The Norwegian Social Service Barnevernet took Denis, almost 12 years old now, and David, 8, from their Czech parents on suspicion of abuse, neglect and maltreatment in 2011.
This was not confirmed, but the court considered the findings serious and left the children with foster parents.
In 2015, Norwegian authorities decided to strip Michalakova of her parental rights to both sons, while it kept the father’s rights.
The mother appealed the verdict, but failed and she is going to file a complaint with the European Court of Human
Rights in Strasbourg, where she has already once lost her cause.
Her lawyer Nora Bokova said previously that Norway does not accuse Michalakova of anything and that she has been stripped of her parental rights “because she spoke in public” about the matter and informed the public about the case through the media.

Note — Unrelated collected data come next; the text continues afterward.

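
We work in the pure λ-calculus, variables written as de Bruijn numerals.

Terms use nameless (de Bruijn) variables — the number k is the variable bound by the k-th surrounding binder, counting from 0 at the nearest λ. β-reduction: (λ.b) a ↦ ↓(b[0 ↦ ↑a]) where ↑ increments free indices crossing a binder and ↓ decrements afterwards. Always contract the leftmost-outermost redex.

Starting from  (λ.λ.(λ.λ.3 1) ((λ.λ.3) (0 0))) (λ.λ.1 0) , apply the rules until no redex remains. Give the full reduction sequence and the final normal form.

  start: (λ.λ.(λ.λ.3 1) ((λ.λ.3) (0 0))) (λ.λ.1 0)
  step 1: λ.(λ.λ.(λ.λ.1 0) 1) ((λ.λ.λ.λ.1 0) (0 0))
  step 2: λ.λ.(λ.λ.1 0) ((λ.λ.λ.λ.1 0) (1 1))
  step 3: λ.λ.λ.(λ.λ.λ.λ.1 0) (2 2) 0
  step 4: λ.λ.λ.(λ.λ.λ.1 0) 0
  step 5: λ.λ.λ.λ.λ.1 0

Answer: normal form = λ.λ.λ.λ.λ.1 0  (in 5 steps)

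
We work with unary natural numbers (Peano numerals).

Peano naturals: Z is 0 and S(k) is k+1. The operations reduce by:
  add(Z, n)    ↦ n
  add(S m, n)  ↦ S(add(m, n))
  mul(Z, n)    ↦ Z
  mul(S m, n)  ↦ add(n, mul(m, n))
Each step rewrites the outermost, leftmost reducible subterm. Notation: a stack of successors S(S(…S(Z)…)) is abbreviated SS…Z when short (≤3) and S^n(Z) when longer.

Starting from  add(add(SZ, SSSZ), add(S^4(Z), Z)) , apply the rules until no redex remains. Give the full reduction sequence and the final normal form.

Answer: normal form = S^8(Z)  (in 12 steps)

Reduction:
  start: add(add(SZ, SSSZ), add(S^4(Z), Z))
  →1  add(S(add(Z, SSSZ)), add(S^4(Z), Z))
  →2  S(add(add(Z, SSSZ), add(S^4(Z), Z)))
  →3  S(add(SSSZ, add(S^4(Z), Z)))
  →4  S(S(add(SSZ, add(S^4(Z), Z))))
  →5  S(S(S(add(SZ, add(S^4(Z), Z)))))
  →6  S(S(S(S(add(Z, add(S^4(Z), Z))))))
  →7  S(S(S(S(add(S^4(Z), Z)))))
  →8  S(S(S(S(S(add(SSSZ, Z))))))
  →9  S(S(S(S(S(S(add(SSZ, Z)))))))
  →10  S(S(S(S(S(S(S(add(SZ, Z))))))))
  →11  S(S(S(S(S(S(S(S(add(Z, Z)))))))))
  →12  S^8(Z)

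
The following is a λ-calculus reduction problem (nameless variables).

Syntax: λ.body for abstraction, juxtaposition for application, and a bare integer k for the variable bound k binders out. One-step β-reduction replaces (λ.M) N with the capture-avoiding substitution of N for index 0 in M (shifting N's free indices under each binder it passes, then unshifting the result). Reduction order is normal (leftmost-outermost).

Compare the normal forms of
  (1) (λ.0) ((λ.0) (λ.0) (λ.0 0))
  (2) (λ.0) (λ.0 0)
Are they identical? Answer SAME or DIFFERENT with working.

Term A:
  start: (λ.0) ((λ.0) (λ.0) (λ.0 0))
  step 1: (λ.0) (λ.0) (λ.0 0)
  step 2: (λ.0) (λ.0 0)
  step 3: λ.0 0

Term B:
  start: (λ.0) (λ.0 0)
  step 1: λ.0 0

Answer: SAME — A ⇓ λ.0 0, B ⇓ λ.0 0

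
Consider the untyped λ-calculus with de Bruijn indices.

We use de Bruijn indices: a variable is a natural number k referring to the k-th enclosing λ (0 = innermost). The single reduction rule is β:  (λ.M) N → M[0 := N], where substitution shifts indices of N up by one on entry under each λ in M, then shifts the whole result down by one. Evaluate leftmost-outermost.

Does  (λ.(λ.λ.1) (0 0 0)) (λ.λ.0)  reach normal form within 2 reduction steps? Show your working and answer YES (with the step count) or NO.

  start: (λ.(λ.λ.1) (0 0 0)) (λ.λ.0)
  →1  (λ.λ.1) ((λ.λ.0) (λ.λ.0) (λ.λ.0))
  →2  λ.(λ.λ.0) (λ.λ.0) (λ.λ.0)

Answer: NO — after 2 steps the term is λ.(λ.λ.0) (λ.λ.0) (λ.λ.0), not yet normal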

The public Czech Radio quoted the Norwegian regional court’s verdict as saying that Michalakova used the media at the cost of her sons’ privacy.
Denis and David live separately in two foster families, with which they have spent a major part of their lives.
Norwegian authorities proposed that David be adopted in 2015, but the appeals court rejected this.
Norwegian institutions have kept silent on the case and information has only been provided by Michalakova’s supporters.
Some media and experts say it is not possible to form a clear opinion based on the stance of only one side to the dispute.
The Norwegian embassy in Prague previously wrote on its web page that the media need not present the matter “based on all relevant information” and that Norwegian institutions cannot “react to incorrect claims” because of their pledge of confidentiality and with respect to the protection of the boys’ privacy.